Judge dismisses challenge to new state abortion law
SPRINGFIELD — An Illinois judge dealt a blow to anti- abortion groups this week, dismissing a lawsuit aimed at stopping a law that’s about to take effect that would expand Medicaid and state- employee group health insurance to cover abortions.
Associate Circuit Judge Jennifer Ascher ruled Thursday that the judiciary should not intervene in “political questions” in the Illinois General Assembly, such as a law’s effective date or whether there’s an appropriation to fund it.
Those are the pillars of the lawsuit seeking to stop the law from taking effect Monday. It was filed by the Catholic Thomas More Society on behalf of 11 conservative and Christian groups and a dozen legislators.
State Rep. Peter Breen, a Republican from Lombard and special counsel to the Thomas More Society, said he will appeal the ruling on Friday in Springfield’s 4th District Appellate Court and seek the same injunction he sought from Ascher.
Breen argued that lawmakers passed the measure too late in the year for it to take effect Jan. 1 and that they didn’t appropriate funding to cover the cost of the abortions through the publicly funded insurance plans. Despite the ruling, he remained upbeat after the hearing.
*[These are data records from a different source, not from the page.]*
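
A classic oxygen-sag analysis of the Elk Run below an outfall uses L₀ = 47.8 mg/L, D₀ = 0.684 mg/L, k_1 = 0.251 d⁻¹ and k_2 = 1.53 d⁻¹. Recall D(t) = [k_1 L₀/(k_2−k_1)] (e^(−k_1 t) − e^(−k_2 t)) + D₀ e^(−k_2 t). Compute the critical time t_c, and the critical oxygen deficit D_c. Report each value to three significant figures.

With k_2/k_1 = 6.096 and 1 − D₀(k_2−k_1)/(k_1 L₀) = 0.9271,
t_c = ln(6.096 × 0.9271) / (1.53 − 0.251) = ln(5.651) / 1.279 = 1.732/1.279 = 1.354 d.
D_c = (k_1/k_2) L₀ e^(−k_1 t_c) = (0.251/1.53) × 47.8 × e^(−0.251×1.354) = 0.1641 × 47.8 × 0.7119 = 5.582 mg/L.

t_c ≈ 1.35 d; D_c ≈ 5.58 mg/L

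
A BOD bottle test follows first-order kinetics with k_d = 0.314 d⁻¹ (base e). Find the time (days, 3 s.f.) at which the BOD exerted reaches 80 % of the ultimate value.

t ≈ 5.13 d

y/L₀ = 1 − e^(−k_d t) = 0.80 ⇒ e^(−k_d t) = 0.200
t = −ln(0.200) / 0.314 = 1.609 / 0.314 = 5.126 d.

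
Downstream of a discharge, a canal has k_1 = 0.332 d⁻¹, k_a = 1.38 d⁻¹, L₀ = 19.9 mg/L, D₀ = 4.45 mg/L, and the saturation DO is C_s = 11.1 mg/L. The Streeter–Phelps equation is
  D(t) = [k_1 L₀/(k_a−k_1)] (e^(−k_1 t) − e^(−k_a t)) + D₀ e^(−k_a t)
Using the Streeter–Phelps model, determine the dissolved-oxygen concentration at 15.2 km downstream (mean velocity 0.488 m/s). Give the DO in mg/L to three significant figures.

Travel time t = x/v = 15.2 km / (0.488 m/s) = 15200 m / 0.488 m/s = 31150 s = 0.3605 d.
k_1 L₀/(k_a−k_1) = 0.332×19.9/(1.38−0.332) = 6.607/1.048 = 6.304 mg/L.
e^(−k_1 t) = e^(−0.332×0.3605) = 0.8872; e^(−k_a t) = e^(−1.38×0.3605) = 0.6081.
D = 6.304 × (0.8872 − 0.6081) + 4.45 × 0.6081 = 1.760 + 2.706 = 4.466 mg/L.
DO = C_s − D = 11.1 − 4.466 = 6.634 mg/L.

DO ≈ 6.63 mg/L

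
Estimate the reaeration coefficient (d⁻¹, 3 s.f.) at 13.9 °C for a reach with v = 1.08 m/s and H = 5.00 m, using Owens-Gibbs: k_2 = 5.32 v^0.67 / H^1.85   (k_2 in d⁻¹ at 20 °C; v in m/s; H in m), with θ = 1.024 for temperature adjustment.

k_2 ≈ 0.247 d⁻¹

k_2(20) = 5.32 × 1.08^0.67 / 5.00^1.85 = 5.32 × 1.053 / 19.64 = 0.2852 d⁻¹.
k_2(13.9) = 0.2852 × 1.024^(13.9−20) = 0.2852 × 0.8653 = 0.2468 d⁻¹.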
“After ( Thursday’s) argument, I’m more confident than ever in the truth and the correctness of our position,” Breen said. “I heard nothing today … that caused me to think that somehow, the General Assembly has done its job anymore than it had a few days ago.”
John Wolfsmith, an assistant attorney general representing the Illinois Department of Healthcare and Family Services and other defendants, claimed Breen’s clients are simply trying to buy time by delaying the law’s implementation to June 1.
The law, signed by Republican Gov. Bruce Rauner in September, expands Medicaid and state group health insurance plans to cover abortions.
Breen contends that taxpayers will be billed for 30,000 elective abortions annually in Illinois. They will cost $ 1.8 million, according to the state health care agency.
Democrats in the General Assembly initially sold the measure as a way to keep abortion legal in Illinois if a U. S. Supreme Court, bolstered by anti- abortion justices President Donald Trump has promised to appoint, reverses the 1973 Roe v. Wade decision legalizing abortion.